TODAY, THE TREASURY WILL HOLD THE LAST AUCTION OF FEBRUARY, IN WHICH IT WILL FACE MATURITIES AMOUNTING TO $7,2 TRILLION. On this occasion, the Treasury is not offering fixed-rate instruments, but it announced the implementation of a USD-denominated bond program that will be incorporated into upcoming biweekly auctions. The instrument will pay a 6% annual coupon, payable monthly, with maturity in October 2027, and will be allocated at price. The maximum amount to be placed will be USD 150 M per auction, while the total size of the program will reach up to USD 2.000 M. Taking the BCRA curve as a reference, particularly Bopreal Serie 1-C, it could be inferred that the bond would be issued at par with a yield close to 6,2% YTM. On the other hand, the Treasury is offering CER-adjusted instruments with maturities between July 2026 and June 2028 (X31L6, X30N6, TZX27 and TZX28), including a new issuance maturing in May this year, as well as two new dollar-linked instruments maturing in June 2027 and 2028. On this occasion, the Treasury opted not to offer fixed-rate instruments.
AHEAD OF THE AUCTION, PESO-DENOMINATED DEBT POSTED A POSITIVE PERFORMANCE, likely reflecting a market view that the Treasury would not need to maintain a high rollover rate under the new financing program. In this context, the fixed-rate curve stood out, rising 0.5%, with gains of up to 1.6% in the long end. Dollar-linked bonds followed, advancing 0.4% in line with the increase in exchange rates, while dual bonds gained 0.2% and CER bonds lagged behind with a 0.0% variation. Meanwhile, overnight rates were less strained and returned to levels of 30%–31% TNA, while the TAMAR rate climbed to 36.5% TNA.

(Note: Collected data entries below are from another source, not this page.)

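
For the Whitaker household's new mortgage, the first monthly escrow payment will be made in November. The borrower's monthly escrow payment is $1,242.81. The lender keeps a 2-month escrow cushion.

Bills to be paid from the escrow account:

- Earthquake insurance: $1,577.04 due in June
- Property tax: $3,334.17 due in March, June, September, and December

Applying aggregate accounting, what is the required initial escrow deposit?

Cushion = 2 × $1,242.81 = $2,485.62
Trial balance (start $0, +$1,242.81 each month, − disbursements):
  Nov: +$1,242.81 → $1,242.81
  Dec: +$1,242.81 − $3,334.17 → -$848.55
  Jan: +$1,242.81 → $394.26
  Feb: +$1,242.81 → $1,637.07
  Mar: +$1,242.81 − $3,334.17 → -$454.29
  Apr: +$1,242.81 → $788.52
  May: +$1,242.81 → $2,031.33
  Jun: +$1,242.81 − $4,911.21 → -$1,637.07
  Jul: +$1,242.81 → -$394.26
  Aug: +$1,242.81 → $848.55
  Sep: +$1,242.81 − $3,334.17 → -$1,242.81
  Oct: +$1,242.81 → $0.00
Lowest trial balance = -$1,637.07 (Jun)
Initial deposit = cushion − low point = $2,485.62 − (-$1,637.07) = $4,122.69

$4,122.69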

DOLLAR-DENOMIANTED DEBT POSTED ANOTHER NEGATIVE SESSION, DECLINING BY 0,8%. Losses reached up to 1,3% in the long end under foreign law. Following this performance, country risk increased again, reaching 545 bps. Meanwhile, Bopreal bonds declined by 0,9%.
THE OFFICIAL EXCHANGE RATE MOVED HIGHER, AFTER THREE CONSECUTIVE SESSIONS OF DECLINES, RISING BY 0,7%. As a result, it closed at $1.377,1 and now stands 16,3% below the upper band. Financial dollar rates also increased, with the MEP up 0,5% and the CCL up 0,3%, closing at $1.399,6 and $1.443,4, respectively. Meanwhile, the BCRA continued purchasing foreign currency in the official market, albeit at a slower pace, acquiring USD 48 M during the session. This brought February’s net purchases to USD 1.398 M, while the year-to-date total amounts to USD 2.556 M. In this context, gross international reserves rose by USD 28 M, closing at USD 46.662 M.
THE MERVAL POSTED A REBOUND OF 1.8% IN PESOS AND 1.5% IN CCL DOLLAR TERMS, CLOSING AT USD 1,948. At the sector level, gains were driven by banks and utilities, with stocks such as BBVA, Edenor, and Banco Macro rising between 2.9% and 5.0%. Meanwhile, the materials sector offset part of the advance, as Holcim and Aluar fell 6.9% and 4.9%, respectively. Argentine shares listed in New York rose 1.7% on average, led by BBVA, Edenor, and Bioceres, which posted gains ranging from 3.4% to 4.5%.